I understand it's possible to test this locally. Can anyone guide me on how to:

  1. Start and connect to a local Foundry(i.e. Anvil)/Hardhat node that is a fork of the live network that I want to simulat the transaction against?
  2. Simulate the transaction against the local node impersonating a specified account/address?
  • Everything you asked is very well explained in either foundry or hardhat documentation. And if you use the search bar there are also many answers to that on stack overflow.
    – Torof
    Aug 22, 2023 at 8:11
  • Believe that before asking here i've searched in lot place but did not found the answer for it. I'm still blocked on this since yesterday... I've found answer for Solidity contract test but not code test Aug 22, 2023 at 8:13
  • In ethers.js there is a static call functionality to simulate a transaction using the eth_call json rpc method, ethers-rs seems to have this functionality as well: contract.function().call().await?; as shown here with the get_reserves() call gakonst.com/ethers-rs/providers/http.html#basic-usage Alternatively you can start up a local hardhat/foundry node with network forking enabled, however static calls would probably be better for your use case.
    – MShakeG
    Aug 22, 2023 at 10:52
  • Also, can you provide some of your actual code?
    – MShakeG
    Aug 22, 2023 at 11:22

1 Answer 1


I think what you are looking for is creating a local fork of mainnet or testnet. I would personally recommend using foundry for this, but other tools are capable of forking too.
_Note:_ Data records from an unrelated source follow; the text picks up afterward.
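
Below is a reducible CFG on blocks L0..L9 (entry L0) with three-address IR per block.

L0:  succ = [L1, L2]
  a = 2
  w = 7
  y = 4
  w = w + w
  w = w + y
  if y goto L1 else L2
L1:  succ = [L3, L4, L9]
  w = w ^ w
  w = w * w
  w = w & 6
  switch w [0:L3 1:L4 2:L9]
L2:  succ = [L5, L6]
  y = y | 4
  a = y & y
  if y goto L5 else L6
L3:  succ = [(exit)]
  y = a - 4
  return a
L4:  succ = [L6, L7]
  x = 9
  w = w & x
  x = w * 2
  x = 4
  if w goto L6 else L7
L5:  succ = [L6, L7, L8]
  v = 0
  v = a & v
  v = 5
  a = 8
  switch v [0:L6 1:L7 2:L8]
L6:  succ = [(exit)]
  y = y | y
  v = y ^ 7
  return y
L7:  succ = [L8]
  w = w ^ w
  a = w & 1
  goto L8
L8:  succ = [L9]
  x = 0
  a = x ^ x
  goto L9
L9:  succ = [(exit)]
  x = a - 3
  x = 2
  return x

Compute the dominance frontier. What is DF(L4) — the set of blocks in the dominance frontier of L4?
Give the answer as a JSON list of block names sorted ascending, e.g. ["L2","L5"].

Answer: ["L6", "L7"]

Working:
idom tree: L1←L0 L2←L0 L3←L1 L4←L1 L5←L2 L6←L0 L7←L0 L8←L0 L9←L0
Join-block Dom:
  L6: preds {L2,L4,L5}: {L0,L2} ∩ {L0,L1,L4} ∩ {L0,L2,L5} = {L0}; idom=L0
  L7: preds {L4,L5}: {L0,L1,L4} ∩ {L0,L2,L5} = {L0}; idom=L0
  L8: preds {L5,L7}: {L0,L2,L5} ∩ {L0,L7} = {L0}; idom=L0
  L9: preds {L1,L8}: {L0,L1} ∩ {L0,L8} = {L0}; idom=L0

Frontier:
  L6←L2: walk L2 to L0
  L6←L4: walk L4→L1 to L0
  L6←L5: walk L5→L2 to L0
  L7←L4: walk L4→L1 to L0
  L7←L5: walk L5→L2 to L0
  L8←L5: walk L5→L2 to L0
  L8←L7: walk L7 to L0
  L9←L1: walk L1 to L0
  L9←L8: walk L8 to L0
  L0 → ∅
  L1 → {L6,L7,L9}
  L2 → {L6,L7,L8}
  L3 → ∅
  L4 → {L6,L7}
  L5 → {L6,L7,L8}
  L6 → ∅
  L7 → {L8}
  L8 → {L9}
  L9 → ∅

DF(L4) = ["L6", "L7"]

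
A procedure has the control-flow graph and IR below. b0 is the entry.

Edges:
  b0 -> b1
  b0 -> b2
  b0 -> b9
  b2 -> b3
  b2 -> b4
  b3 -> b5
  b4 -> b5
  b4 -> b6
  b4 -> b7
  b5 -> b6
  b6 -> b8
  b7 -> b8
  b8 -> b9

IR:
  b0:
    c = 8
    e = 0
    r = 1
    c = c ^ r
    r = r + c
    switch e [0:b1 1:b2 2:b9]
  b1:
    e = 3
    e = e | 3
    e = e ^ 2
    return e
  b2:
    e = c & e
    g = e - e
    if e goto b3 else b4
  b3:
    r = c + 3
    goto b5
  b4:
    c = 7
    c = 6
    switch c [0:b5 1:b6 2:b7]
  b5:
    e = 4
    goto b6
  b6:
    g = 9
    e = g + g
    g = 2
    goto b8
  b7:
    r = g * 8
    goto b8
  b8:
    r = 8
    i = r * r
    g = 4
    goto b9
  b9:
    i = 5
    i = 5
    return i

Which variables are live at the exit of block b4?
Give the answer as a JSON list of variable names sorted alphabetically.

Per-block:
  b0 def {c,e,r} use ∅
  b1 def {e} use ∅
  b2 def {e,g} use {c,e}
  b3 def {r} use {c}
  b4 def {c} use ∅
  b5 def {e} use ∅
  b6 def {e,g} use ∅
  b7 def {r} use {g}
  b8 def {g,i,r} use ∅
  b9 def {i} use ∅

Liveness:
  live b0: ∅→{c,e}
  live b1: ∅→∅
  live b2: {c,e}→{c,g}
  live b3: {c}→∅
  live b4: {g}→{g}
  live b5: ∅→∅
  live b6: ∅→∅
  live b7: {g}→∅
  live b8: ∅→∅
  live b9: ∅→∅

live-out(b4) = ["g"]

Answer: ["g"]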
Foundry ships with a command called anvil that creates a local node. It forks EVM-compatible networks (more here)

  1. Run anvil and specify an RPC endpoint. It fetches blockchain state over instead of starting from an empty state. anvil --fork-url https://ethereum.publicnode.com
  2. Copy and use the local RPC endpoint in your script that is presented once Anvil is running. It's usually listening on
  3. Test your script, ensuring it's pointed to the right RPC and uses the correct account.

All changes you make on this endpoint are local to you. You can use the same contract address and accounts if you'd like. However, I do recommend using one of the generated accounts that was presented to you by anvil. This is to avoid scenarios of running the script on the mainnet by mistake. It's just a good practice to have different RPC endpoints and accounts for testing.